Elles font des tournées en France et à l'international, participent à des festivals et manifestations exceptionnelles, dont, entre autres, l’exposition universelle de 1967 à Montréal, - en Allemagne : les festivals de Cologne en 1980 et 1982, Karlsruhe et Mayence (1986), Stuttgart (1988 et 1990), - au Canada : celui de Winnipeg en1986, en Espagne : à Barcelone, Pampelune et Villanova (1982) ;
Elles animent de nombreux stages et enseignent entre autres au Canada (universités d’Ottawa, Laval[5], Montréal), en Allemagne (universités de Hanovre, Mayence), aux Hautes Études théâtrales de la Sorbonne…
Orientant leurs travaux vers une dynamique de la création, elles ouvrent en 1962 à Paris leur école, le TEMP (Théâtre École Mouvement et Pensée). Leur formation sportive et le travail créatif à l’origine de leurs spectacles les conduisent à reconsidérer une pédagogie ouverte qui ne serait pas basée sur la seule imitation du maître[2]. Elles privilégient alors dès 1962 le terme d’ «expression corporelle», déjà utilisé par Jacques Copeau, qui leur semble moins limité que le mot «mime » et englobe à la fois la notion d’entraînement et d’expression personnelle[2].
Elles ont formé des mimes, des comédiens, des danseurs, des enseignants, des psychothérapeutes, des animateurs, des réalisateurs de films, de théâtre équestre[2].
Pinok et Matho sont des artistes qui ont œuvré pour l'art du mime par la création de lieux et d'évènements[6]. Dès la fin des années 1970 elles impulsent différents festivals de mime : création du Festival Mime sans Frontière à Brunoy avec Mario Valdès (1977), du festival M.I.M. (Mouvement International Mime) en 1978. Participation au Festival Mime-Parade à la Cité Internationale de Paris (1979 et 1980).
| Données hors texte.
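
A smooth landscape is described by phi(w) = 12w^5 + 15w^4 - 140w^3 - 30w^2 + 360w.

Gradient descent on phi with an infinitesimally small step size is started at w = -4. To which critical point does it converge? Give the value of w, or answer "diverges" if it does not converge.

phi'(w) = 60(w - 2)(w - 1)(w + 1)(w + 3), so phi'(-4) = 5400.
Gradient descent moves in the -phi' direction, i.e. w is decreasing.
There is no critical point below w=-4, and phi' keeps the same sign, so the iterate runs off to −∞.

diverges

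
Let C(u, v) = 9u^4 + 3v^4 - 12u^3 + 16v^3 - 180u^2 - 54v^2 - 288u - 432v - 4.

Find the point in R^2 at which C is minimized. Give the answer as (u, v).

C(u,v) separates as P(u) + Q(v) − 4, so its minimum is min P + min Q − 4.
P'(u) = 36(u - 4)(u + 1)(u + 2) vanishes at u ∈ {-2, -1, 4}; Q'(v) = 12(v - 3)(v + 3)(v + 4) vanishes at v ∈ {-4, -3, 3}.
Local minima of P (where P''>0): P(-2)=96, P(4)=-2496. Local minima of Q: Q(-4)=608, Q(3)=-1107.
So the global minimum of C is P(4) + Q(3) − 4 = -2496 − 1107 − 4 = -3607, attained at (4, 3).

(4, 3)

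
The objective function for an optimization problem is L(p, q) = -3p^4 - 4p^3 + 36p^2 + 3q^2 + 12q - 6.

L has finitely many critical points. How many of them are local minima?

1

L separates as a function of p plus a function of q, so ∇L=0 decouples.
∂L/∂p = -12p(p - 2)(p + 3) = 0 at p ∈ {-3, 0, 2}; ∂L/∂q = 6(q + 2) = 0 at q ∈ {-2}.
The Hessian is diagonal: diag(L_pp, L_qq). Second derivatives: L_pp(-3)=-180, L_pp(0)=72, L_pp(2)=-120; L_qq(-2)=6.
Local minima occur where both diagonal entries positive: (0, -2). Count: 1.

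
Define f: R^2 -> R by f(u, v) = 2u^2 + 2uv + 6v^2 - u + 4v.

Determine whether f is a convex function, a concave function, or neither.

convex

f is quadratic, so its Hessian is the constant matrix H = [[4, 2], [2, 12]].
det(H) = 44, tr(H) = 16.
det(H) > 0 and tr(H) > 0, so H is positive definite everywhere: convex.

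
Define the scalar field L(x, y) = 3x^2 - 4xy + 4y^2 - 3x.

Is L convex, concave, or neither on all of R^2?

L is quadratic, so its Hessian is the constant matrix H = [[6, -4], [-4, 8]].
det(H) = 32, tr(H) = 14.
det(H) > 0 and tr(H) > 0, so H is positive definite everywhere: convex.

convex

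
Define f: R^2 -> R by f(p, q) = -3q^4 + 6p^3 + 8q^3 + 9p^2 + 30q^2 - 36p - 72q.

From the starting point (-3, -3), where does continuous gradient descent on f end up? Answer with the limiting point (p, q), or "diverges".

diverges

f is separable, so gradient descent decouples: p follows -∂f/∂p, q follows -∂f/∂q.
∂f/∂p = 18(p - 1)(p + 2); at p=-3 this is 72, so p decreases.
∂f/∂q = -12(q - 3)(q - 1)(q + 2); at q=-3 this is 288, so q decreases.
The p-coordinate has no critical point in that direction and runs off to infinity.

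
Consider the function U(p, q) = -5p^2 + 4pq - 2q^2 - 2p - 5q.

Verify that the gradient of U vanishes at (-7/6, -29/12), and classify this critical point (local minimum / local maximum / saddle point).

local maximum

∇U = (-10p + 4q - 2, 4p - 4q - 5); substituting (-7/6, -29/12) gives ∇U = (0, 0), so (-7/6, -29/12) is indeed a critical point.
The Hessian of U is constant: H = [[-10, 4], [4, -4]].
det(H) = (-10)·(-4) − 4² = 24.
det(H) > 0 and tr(H) = -14 < 0, so H is negative definite and the point is a local maximum.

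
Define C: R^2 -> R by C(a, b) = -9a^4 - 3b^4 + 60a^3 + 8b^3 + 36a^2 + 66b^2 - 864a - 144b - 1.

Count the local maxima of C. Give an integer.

C separates as a function of a plus a function of b, so ∇C=0 decouples.
∂C/∂a = -36(a - 4)(a - 3)(a + 2) = 0 at a ∈ {-2, 3, 4}; ∂C/∂b = -12(b - 4)(b - 1)(b + 3) = 0 at b ∈ {-3, 1, 4}.
The Hessian is diagonal: diag(C_aa, C_bb). Second derivatives: C_aa(-2)=-1080, C_aa(3)=180, C_aa(4)=-216; C_bb(-3)=-336, C_bb(1)=144, C_bb(4)=-252.
Local maxima occur where both diagonal entries negative: (-2, -3), (-2, 4), (4, -3), (4, 4). Count: 4.

4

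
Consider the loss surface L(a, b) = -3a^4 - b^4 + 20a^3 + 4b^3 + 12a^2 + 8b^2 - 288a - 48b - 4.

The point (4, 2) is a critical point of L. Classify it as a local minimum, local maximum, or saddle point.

saddle point

The mixed partial ∂²L/∂a∂b is 0, so the Hessian at any point is diag(L_aa, L_bb) = diag(12(-3a^2 + 10a + 2), 4(-3b^2 + 6b + 4)).
At (4, 2): H = diag(-72, 16).
The eigenvalues have opposite signs, so H is indefinite: a saddle point.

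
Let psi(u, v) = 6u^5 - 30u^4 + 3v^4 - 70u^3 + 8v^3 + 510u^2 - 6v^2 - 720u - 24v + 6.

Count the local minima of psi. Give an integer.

4

psi separates as a function of u plus a function of v, so ∇psi=0 decouples.
∂psi/∂u = 30(u - 4)(u - 2)(u - 1)(u + 3) = 0 at u ∈ {-3, 1, 2, 4}; ∂psi/∂v = 12(v - 1)(v + 1)(v + 2) = 0 at v ∈ {-2, -1, 1}.
The Hessian is diagonal: diag(psi_uu, psi_vv). Second derivatives: psi_uu(-3)=-4200, psi_uu(1)=360, psi_uu(2)=-300, psi_uu(4)=1260; psi_vv(-2)=36, psi_vv(-1)=-24, psi_vv(1)=72.
Local minima occur where both diagonal entries positive: (1, -2), (1, 1), (4, -2), (4, 1). Count: 4.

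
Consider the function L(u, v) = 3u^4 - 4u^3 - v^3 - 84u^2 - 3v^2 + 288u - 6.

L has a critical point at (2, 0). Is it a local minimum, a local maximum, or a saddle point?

local maximum

The mixed partial ∂²L/∂u∂v is 0, so the Hessian at any point is diag(L_uu, L_vv) = diag(12(3u^2 - 2u - 14), -6(v + 1)).
At (2, 0): H = diag(-72, -6).
Both eigenvalues are negative, so H is negative definite: a local maximum.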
Création du premier festival de mime de Périgueux en 1983. En 1986 elles fondent le Comité national du Mime puis le Concours européen de mime en 1989, Elles assurent la direction artistique à Saint–Maur-des-Fossés de trois Festivals internationaux de Mime (1990-91-93), des Semaines du Mime et des Semaines Premier Pas (1989).
En 1990, elles créent le Tremplin Théâtre à Paris dont elles assurent la direction artistique jusqu’en 2008[6] : lieu convivial, indépendant, ouvert aux créateurs, aux services d’œuvres inédites ou à redécouvrir.
Spectacles
1962 : premières pièces de mime : La Forêt magique, Mondes absurdes, Études, Histoire de 2 géants d’après Henri Michaux, Bal chez le ministre, La Chose ; Les Cupidons. À propos d’un tabouret.
À partir de 1963 création de 21 spectacles :
1964 : Mime pour deux mimes, au Théâtre du Kaléidoscope
1965 : Drôle de mime, au Théâtre du Kaléidoscope
1966 : Tours d’angoisse, au Théâtre du Kaléidoscope
1968 : Mouvement et Pensée, au Théâtre du Kaléidoscope, avec 25 élèves comédiens du TEMP
1970 : Espaces carnivores, au Théâtre de Colombes
1971 : Chiens en laisse, au Théâtre des Deux Portes, avec 25 élèves comédiens du TEMP
1971 : Crucifixion, au Théâtre des Deux Portes, avec 25 élèves comédiens du TEMP
1972 : Le Crépuscule de l'orchidée au Théâtre des Deux Portes
1976 : Cris, Nuit, Lune, Nuages et quelques gaudrioles, au Théâtre du Tertre
En collaboration avec Maximilien Decroux : Écrits sur pantomime, mime, expression corporelle, Publication du TEMP (Théâtre École Mouvement et Pensée), 1975
Expression corporelle : mouvement et pensée, éd. Vrin, 1976 - (ISBN978-2-7116-0610-8)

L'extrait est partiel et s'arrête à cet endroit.